National parks in the US are major tourist destinations and visitors expect a certain level of infrastructure: lodging, campgrounds, restaurants, and most important, access roads. But the reason the parks were established was as preserves to protect the resources of the area. In most parks only a tiny portion of the park is accessible to the average tourist. Hikers, climbers, backpackers and their ilk are the only ones who visit the more remote spots.
When we visit other countries we realize how difficult it is to get to the national parks and how few facilities, if any, there are. We tend to forget how little of our parks we actually see. This is especially true in Costa Rica. Monteverde, Santa Elena, and Los Quetzales national parks are reached only by the most difficult roads. But the rewards are worth the effort. How else can you find resplendent quetzal? The Osa Peninsula in southwest Costa Rica is one of the most remote and least visited areas of the country. There are several tropical habitats, from coastal wetlands and lowland tropical rainforest to cloud forests making it one of the most bio-diverse places on earth. The centerpiece of Osa is Corcovado National Park. Its 300,000 acres are largely inaccessible except by boat or on foot. There are few facilities and reservations for those must be made months in advance. For those reasons we considered skipping it but at the last minute changed our minds.

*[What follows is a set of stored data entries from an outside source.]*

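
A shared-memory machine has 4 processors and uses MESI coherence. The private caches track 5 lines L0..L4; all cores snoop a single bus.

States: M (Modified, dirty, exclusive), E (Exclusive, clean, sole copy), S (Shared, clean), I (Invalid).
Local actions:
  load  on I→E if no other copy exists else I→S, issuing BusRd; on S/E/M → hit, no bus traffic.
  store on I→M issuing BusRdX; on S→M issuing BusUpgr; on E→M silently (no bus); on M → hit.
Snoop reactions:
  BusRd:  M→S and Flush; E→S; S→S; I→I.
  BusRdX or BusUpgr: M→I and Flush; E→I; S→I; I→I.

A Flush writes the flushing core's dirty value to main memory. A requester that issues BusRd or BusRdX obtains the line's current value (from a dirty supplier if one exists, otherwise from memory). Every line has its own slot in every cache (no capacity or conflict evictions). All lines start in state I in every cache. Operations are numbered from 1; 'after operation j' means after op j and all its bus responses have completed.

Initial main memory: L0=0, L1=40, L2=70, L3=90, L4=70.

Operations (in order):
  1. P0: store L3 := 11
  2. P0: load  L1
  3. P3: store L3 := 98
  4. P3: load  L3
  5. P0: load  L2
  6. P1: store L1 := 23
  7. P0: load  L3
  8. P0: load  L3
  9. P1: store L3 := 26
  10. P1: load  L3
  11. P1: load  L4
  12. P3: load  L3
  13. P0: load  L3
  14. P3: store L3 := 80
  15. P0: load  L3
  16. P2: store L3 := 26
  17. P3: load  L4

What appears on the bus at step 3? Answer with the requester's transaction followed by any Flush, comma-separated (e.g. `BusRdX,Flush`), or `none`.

[1] P0: store L3 := 11 | P0:M(11), P1:I, P2:I, P3:I | bus: BusRdX
[2] P0: load  L1 | P0:E(40), P1:I, P2:I, P3:I | bus: BusRd
[3] P3: store L3 := 98 | P0:I, P1:I, P2:I, P3:M(98) | bus: BusRdX,Flush
[4] P3: load  L3 | P0:I, P1:I, P2:I, P3:M(98) | bus: none
[5] P0: load  L2 | P0:E(70), P1:I, P2:I, P3:I | bus: BusRd
[6] P1: store L1 := 23 | P0:I, P1:M(23), P2:I, P3:I | bus: BusRdX
[7] P0: load  L3 | P0:S(98), P1:I, P2:I, P3:S(98) | bus: BusRd,Flush
[8] P0: load  L3 | P0:S(98), P1:I, P2:I, P3:S(98) | bus: none
[9] P1: store L3 := 26 | P0:I, P1:M(26), P2:I, P3:I | bus: BusRdX
[10] P1: load  L3 | P0:I, P1:M(26), P2:I, P3:I | bus: none
[11] P1: load  L4 | P0:I, P1:E(70), P2:I, P3:I | bus: BusRd
[12] P3: load  L3 | P0:I, P1:S(26), P2:I, P3:S(26) | bus: BusRd,Flush
[13] P0: load  L3 | P0:S(26), P1:S(26), P2:I, P3:S(26) | bus: BusRd
[14] P3: store L3 := 80 | P0:I, P1:I, P2:I, P3:M(80) | bus: BusUpgr
[15] P0: load  L3 | P0:S(80), P1:I, P2:I, P3:S(80) | bus: BusRd,Flush
[16] P2: store L3 := 26 | P0:I, P1:I, P2:M(26), P3:I | bus: BusRdX
[17] P3: load  L4 | P0:I, P1:S(70), P2:I, P3:S(70) | bus: BusRd

bus = BusRdX,Flush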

The ‘season’ is just getting underway and we were able to get a room at Danta (Danta is the local name for Baird’s tapir) Corcovado Lodge a truly amazing place. For tonight at least we are the only guests of Merlyn, a Tico, and Laura from Michigan. The lodge was once his family’s home but now sleeps thirty in five rooms and several cabins. The wood floors gleam – shoes are removed at the entrance – the furniture is hand-crafted and the shared bathrooms are right out of “The Flintstones”. We are not sure how long we will stay or even what we can do in the area but we have high hopes.